Ein Mensch, will ich annehmen, soll alle die Tugenden besitzen, deren Vereinigung den schönen Charakter ausmacht. Er soll in der Ausübung der Gerechtigkeit, Wohltätigkeit, Mäßigkeit, Standhaftigkeit und Treue seine Wolllust finden;  [...] Es kann sein, dass die Quelle seiner Handlungen rein ist, aber das muss er mit seinem eignen Herzen ausmachen: wir sehen nichts davon. Wir sehen ihn nicht mehr tun, als auch der bloß kluge Mann tun müsste, der das Vergnügen zu seinem Gott macht. Die Sinnenwelt also erklärt das ganze Phänomen seiner Tugend, und wir haben gar nicht nötig, uns jenseits derselben nach einem Grund davon umzusehen. [...]
Das höchste Ideal, wornach wir ringen ist der physischen Welt, als der Bewahrerin unserer Glückseligkeit, in gutem Vernehmen zu bleiben, ohne darum genötigt zu sein, mit der moralischen zu brechen, die unsere Würde bestimmt. Nun geht es aber bekanntermaßen nicht immer an, beiden Herren zu dienen. [...] Fälle können eintreten, wo das Schicksal die Außenwerke ersteigt, auf die [der Mensch, d. Verf.] seine Sicherheit gründete, und ihm nichts weiter übrig bleibt, als sich in die heilige Freiheit der Geister zu flüchten - wo es kein anderes Mittel gibt, den Lebenstrieb zu beruhigen, als es zu wollen - und kein anderes Mittel, der Macht der Natur zu widerstehen, als ihr zuvorzukommen und durch eine freie Aufhebung alles sinnlichen Interesses, ehe noch eine physische Macht es tut, sich moralisch zu entleiben. [...]
Die Fähigkeit, das Erhabene zu empfinden, ist also einer der herrlichsten Anlagen in der Menschennatur [...]. Das Schöne macht sich bloß verdient um den Menschen, das Erhabene um den reinen Dämon6 in ihm; und weil es einmal unsre Bestimmung ist, auch bei allen sinnlichen Schranken uns nach dem Gesetzbuch reiner Geister zu richten, so muss das Erhabene zu dem Schönen hinzukommen, um die ästhetische Erziehung zu einem vollständigen Ganzen zu machen und die Empfindungsfähigkeit des menschlichen Herzens nach dem ganzen Umfang unsrer Bestimmung, und also auch über die Sinnenwelt hinaus, zu erweitern.

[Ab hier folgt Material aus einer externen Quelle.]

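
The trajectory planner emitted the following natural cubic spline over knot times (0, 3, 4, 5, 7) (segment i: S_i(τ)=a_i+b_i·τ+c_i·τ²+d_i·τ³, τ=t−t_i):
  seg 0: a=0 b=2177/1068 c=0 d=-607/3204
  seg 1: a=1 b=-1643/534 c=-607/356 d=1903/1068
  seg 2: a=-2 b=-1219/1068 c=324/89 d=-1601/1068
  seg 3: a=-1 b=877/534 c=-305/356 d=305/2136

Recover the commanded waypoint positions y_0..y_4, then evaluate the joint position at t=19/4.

y_0 = S_0(0) = a_0 = 0
y_1 = S_1(0) = a_1 = 1
y_2 = S_2(0) = a_2 = -2
y_3 = S_3(0) = a_3 = -1
y_4 = S_3(2) = 0
t_q=19/4 is in segment 2 (τ=3/4); S_2(τ)=-32825/22784

y_0=0 y_1=1 y_2=-2 y_3=-1 y_4=0
S(19/4) = -32825/22784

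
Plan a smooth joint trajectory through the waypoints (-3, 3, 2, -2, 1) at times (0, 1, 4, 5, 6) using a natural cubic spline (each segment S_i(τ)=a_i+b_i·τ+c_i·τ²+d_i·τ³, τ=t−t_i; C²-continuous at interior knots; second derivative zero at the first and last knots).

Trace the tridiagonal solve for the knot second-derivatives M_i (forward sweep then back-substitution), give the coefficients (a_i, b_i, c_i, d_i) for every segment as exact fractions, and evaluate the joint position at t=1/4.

  seg 0: a=-3 b=2105/318 c=0 d=-197/318
  seg 1: a=3 b=757/159 c=-197/106 d=17/318
  seg 2: a=2 b=-1573/318 c=-73/53 d=739/318
  seg 3: a=-2 b=-116/159 c=593/106 d=-593/318
S(1/4) = -9191/6784

Δ: Δ0=6, Δ1=-1/3, Δ2=-4, Δ3=3
row 1: diag=8, rhs=-38; c'=3/8, d'=-19/4
row 2: denom=8−3·3/8=55/8; d'=(-22−3·-19/4)/(55/8)=-62/55
row 3: denom=4−1·8/55=212/55; d'=(42−1·-62/55)/(212/55)=593/53
back: M3=593/53
back: M2=-62/55−8/55·593/53=-146/53
back: M1=-19/4−3/8·-146/53=-197/53
M: M0=0, M1=-197/53, M2=-146/53, M3=593/53, M4=0
seg 0: a=-3, c=M0/2=0, d=(M1−M0)/(6·1)=-197/318, b=Δ0−h0·(2M0+M1)/6=2105/318
seg 1: a=3, c=M1/2=-197/106, d=(M2−M1)/(6·3)=17/318, b=Δ1−h1·(2M1+M2)/6=757/159
seg 2: a=2, c=M2/2=-73/53, d=(M3−M2)/(6·1)=739/318, b=Δ2−h2·(2M2+M3)/6=-1573/318
seg 3: a=-2, c=M3/2=593/106, d=(M4−M3)/(6·1)=-593/318, b=Δ3−h3·(2M3+M4)/6=-116/159
t_q=1/4 → seg 0, τ=1/4; S=-3+2105/318·τ+0·τ²+-197/318·τ³=-9191/6784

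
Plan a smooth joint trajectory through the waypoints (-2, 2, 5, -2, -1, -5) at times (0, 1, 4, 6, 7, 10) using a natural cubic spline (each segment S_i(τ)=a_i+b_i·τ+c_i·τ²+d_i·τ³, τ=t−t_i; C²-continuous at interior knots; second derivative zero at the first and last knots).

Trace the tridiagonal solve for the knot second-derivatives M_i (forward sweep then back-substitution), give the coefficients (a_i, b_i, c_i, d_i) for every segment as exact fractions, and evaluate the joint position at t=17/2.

  seg 0: a=-2 b=25547/6162 c=0 d=-899/6162
  seg 1: a=2 b=11425/3081 c=-899/2054 d=-8597/55458
  seg 2: a=5 b=-1471/474 c=-5647/3081 d=2518/3081
  seg 3: a=-2 b=-1289/2054 c=9461/3081 d=-8893/6162
  seg 4: a=-1 b=3649/3081 c=-7757/6162 d=7757/55458
S(17/2) = -26025/16432

Δ: Δ0=4, Δ1=1, Δ2=-7/2, Δ3=1, Δ4=-4/3
row 1: diag=8, rhs=-18; c'=3/8, d'=-9/4
row 2: denom=10−3·3/8=71/8; d'=(-27−3·-9/4)/(71/8)=-162/71
row 3: denom=6−2·16/71=394/71; d'=(27−2·-162/71)/(394/71)=2241/394
row 4: denom=8−1·71/394=3081/394; d'=(-14−1·2241/394)/(3081/394)=-7757/3081
back: M4=-7757/3081
back: M3=2241/394−71/394·-7757/3081=18922/3081
back: M2=-162/71−16/71·18922/3081=-11294/3081
back: M1=-9/4−3/8·-11294/3081=-899/1027
M: M0=0, M1=-899/1027, M2=-11294/3081, M3=18922/3081, M4=-7757/3081, M5=0
seg 0: a=-2, c=M0/2=0, d=(M1−M0)/(6·1)=-899/6162, b=Δ0−h0·(2M0+M1)/6=25547/6162
seg 1: a=2, c=M1/2=-899/2054, d=(M2−M1)/(6·3)=-8597/55458, b=Δ1−h1·(2M1+M2)/6=11425/3081
seg 2: a=5, c=M2/2=-5647/3081, d=(M3−M2)/(6·2)=2518/3081, b=Δ2−h2·(2M2+M3)/6=-1471/474
seg 3: a=-2, c=M3/2=9461/3081, d=(M4−M3)/(6·1)=-8893/6162, b=Δ3−h3·(2M3+M4)/6=-1289/2054
seg 4: a=-1, c=M4/2=-7757/6162, d=(M5−M4)/(6·3)=7757/55458, b=Δ4−h4·(2M4+M5)/6=3649/3081
t_q=17/2 → seg 4, τ=3/2; S=-1+3649/3081·τ+-7757/6162·τ²+7757/55458·τ³=-26025/16432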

(aus: Friedrich Schiller, Vom Pathetischen und Erhabenen. Ausgewählte Schriften zur Dramentheorie. Hrsg. v. Klaus Berghahn, Stuttgart: Reclam 1970, S.55 - 100, gekürzt)

Worterklärungen:
1 Zitat stammt aus Gotthold Ephraim Lessings Drama "Nathan der Weise" (Szene I,3)
2
 Geschlechtscharakter: hier Abwandlung des Begriffs "Menschengeschlecht"
3 Prärogativ: Vorrang, Vorrecht
4  Menschheit: hier im Sinne von das Menschsein
5  Genien: Plural von Genius, hier im Sinne von natürlichen Begabungen
6  reiner Dämon: hier im Sinne des reinen, nicht mehr an Sinnlichkeit orientierten Geistes
  

 
 
   Arbeitsanregungen:
  1. Arbeiten Sie heraus: Worin sieht Schiller das Wesen menschlichen Daseins?

  2. Erläutern Sie, welche Aufgaben der Kultur bei der Verwirklichung menschlichen Wesen zukommt.

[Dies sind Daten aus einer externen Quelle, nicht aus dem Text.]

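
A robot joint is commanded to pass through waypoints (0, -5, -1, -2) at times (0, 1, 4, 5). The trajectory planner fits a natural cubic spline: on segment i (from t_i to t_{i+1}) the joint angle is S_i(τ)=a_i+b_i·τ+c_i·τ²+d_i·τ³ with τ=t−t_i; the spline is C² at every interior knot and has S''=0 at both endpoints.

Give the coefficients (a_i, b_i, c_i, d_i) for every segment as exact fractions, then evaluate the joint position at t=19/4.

  seg 0: a=0 b=-998/165 c=0 d=173/165
  seg 1: a=-5 b=-479/165 c=173/55 d=-26/45
  seg 2: a=-1 b=61/165 c=-113/55 d=113/165
S(19/4) = -1119/704

Δ: Δ0=-5, Δ1=4/3, Δ2=-1
row 1: diag=8, rhs=38; c'=3/8, d'=19/4
row 2: denom=8−3·3/8=55/8; d'=(-14−3·19/4)/(55/8)=-226/55
back: M2=-226/55
back: M1=19/4−3/8·-226/55=346/55
M: M0=0, M1=346/55, M2=-226/55, M3=0
seg 0: a=0, c=M0/2=0, d=(M1−M0)/(6·1)=173/165, b=Δ0−h0·(2M0+M1)/6=-998/165
seg 1: a=-5, c=M1/2=173/55, d=(M2−M1)/(6·3)=-26/45, b=Δ1−h1·(2M1+M2)/6=-479/165
seg 2: a=-1, c=M2/2=-113/55, d=(M3−M2)/(6·1)=113/165, b=Δ2−h2·(2M2+M3)/6=61/165
t_q=19/4 → seg 2, τ=3/4; S=-1+61/165·τ+-113/55·τ²+113/165·τ³=-1119/704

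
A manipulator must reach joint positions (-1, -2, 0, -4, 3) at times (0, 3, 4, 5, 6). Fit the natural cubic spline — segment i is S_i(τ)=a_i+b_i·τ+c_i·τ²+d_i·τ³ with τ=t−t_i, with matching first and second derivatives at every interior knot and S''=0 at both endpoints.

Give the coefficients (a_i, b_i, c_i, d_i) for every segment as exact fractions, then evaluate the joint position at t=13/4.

Δ: Δ0=-1/3, Δ1=2, Δ2=-4, Δ3=7
row 1: diag=8, rhs=14; c'=1/8, d'=7/4
row 2: denom=4−1·1/8=31/8; d'=(-36−1·7/4)/(31/8)=-302/31
row 3: denom=4−1·8/31=116/31; d'=(66−1·-302/31)/(116/31)=587/29
back: M3=587/29
back: M2=-302/31−8/31·587/29=-434/29
back: M1=7/4−1/8·-434/29=105/29
M: M0=0, M1=105/29, M2=-434/29, M3=587/29, M4=0
seg 0: a=-1, c=M0/2=0, d=(M1−M0)/(6·3)=35/174, b=Δ0−h0·(2M0+M1)/6=-373/174
seg 1: a=-2, c=M1/2=105/58, d=(M2−M1)/(6·1)=-539/174, b=Δ1−h1·(2M1+M2)/6=286/87
seg 2: a=0, c=M2/2=-217/29, d=(M3−M2)/(6·1)=1021/174, b=Δ2−h2·(2M2+M3)/6=-415/174
seg 3: a=-4, c=M3/2=587/58, d=(M4−M3)/(6·1)=-587/174, b=Δ3−h3·(2M3+M4)/6=22/87
t_q=13/4 → seg 1, τ=1/4; S=-2+286/87·τ+105/58·τ²+-539/174·τ³=-4133/3712

  seg 0: a=-1 b=-373/174 c=0 d=35/174
  seg 1: a=-2 b=286/87 c=105/58 d=-539/174
  seg 2: a=0 b=-415/174 c=-217/29 d=1021/174
  seg 3: a=-4 b=22/87 c=587/58 d=-587/174
S(13/4) = -4133/3712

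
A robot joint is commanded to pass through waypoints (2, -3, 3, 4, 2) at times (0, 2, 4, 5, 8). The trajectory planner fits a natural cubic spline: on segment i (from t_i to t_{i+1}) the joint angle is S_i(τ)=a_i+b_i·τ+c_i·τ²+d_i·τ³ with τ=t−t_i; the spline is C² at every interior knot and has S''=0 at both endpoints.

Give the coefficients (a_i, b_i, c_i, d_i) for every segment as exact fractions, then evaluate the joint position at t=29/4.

Δ: Δ0=-5/2, Δ1=3, Δ2=1, Δ3=-2/3
row 1: diag=8, rhs=33; c'=1/4, d'=33/8
row 2: denom=6−2·1/4=11/2; d'=(-12−2·33/8)/(11/2)=-81/22
row 3: denom=8−1·2/11=86/11; d'=(-10−1·-81/22)/(86/11)=-139/172
back: M3=-139/172
back: M2=-81/22−2/11·-139/172=-152/43
back: M1=33/8−1/4·-152/43=1723/344
M: M0=0, M1=1723/344, M2=-152/43, M3=-139/172, M4=0
seg 0: a=2, c=M0/2=0, d=(M1−M0)/(6·2)=1723/4128, b=Δ0−h0·(2M0+M1)/6=-4303/1032
seg 1: a=-3, c=M1/2=1723/688, d=(M2−M1)/(6·2)=-2939/4128, b=Δ1−h1·(2M1+M2)/6=433/516
seg 2: a=3, c=M2/2=-76/43, d=(M3−M2)/(6·1)=469/1032, b=Δ2−h2·(2M2+M3)/6=2387/1032
seg 3: a=4, c=M3/2=-139/344, d=(M4−M3)/(6·3)=139/3096, b=Δ3−h3·(2M3+M4)/6=73/516
t_q=29/4 → seg 3, τ=9/4; S=4+73/516·τ+-139/344·τ²+139/3096·τ³=61295/22016

  seg 0: a=2 b=-4303/1032 c=0 d=1723/4128
  seg 1: a=-3 b=433/516 c=1723/688 d=-2939/4128
  seg 2: a=3 b=2387/1032 c=-76/43 d=469/1032
  seg 3: a=4 b=73/516 c=-139/344 d=139/3096
S(29/4) = 61295/22016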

    • Welche Strategien wenden die Menschen an, um ihre Bestimmung (den Begriff des Menschen) zu verwirklichen?

    • Wodurch unterscheiden sich die physische und die moralische Kultur?

  3. Stellen Sie Inhalt und Funktion des Schönen und des Erhabenen einander gegenüber.

    • Erläutern Sie in diesem Zusammenhang die von Schiller beschriebene Notwendigkeit sich unter bestimmten Bedingungen "sich in die heilige Freiheit der Geister zu flüchten [...] und durch eine freie Aufhebung alles sinnlichen Interesses, ehe noch eine physische Macht es tut, sich moralisch zu entleiben."

    • Welche Bedeutung besitzen das Erhabene und das Schöne für Schillers Vorstellungen von der ästhetischen Erziehung?

  4. Untersuchen Sie, wie Schiller seine Vorstellungen über das Erhabene in seinen klassischen Dramen umsetzt

    Maria Stuart:
    Ziehen Sie dazu auch die folgenden Interpretationsansätze heran

 →Operatorenkatalog des Landes Baden-Württemberg)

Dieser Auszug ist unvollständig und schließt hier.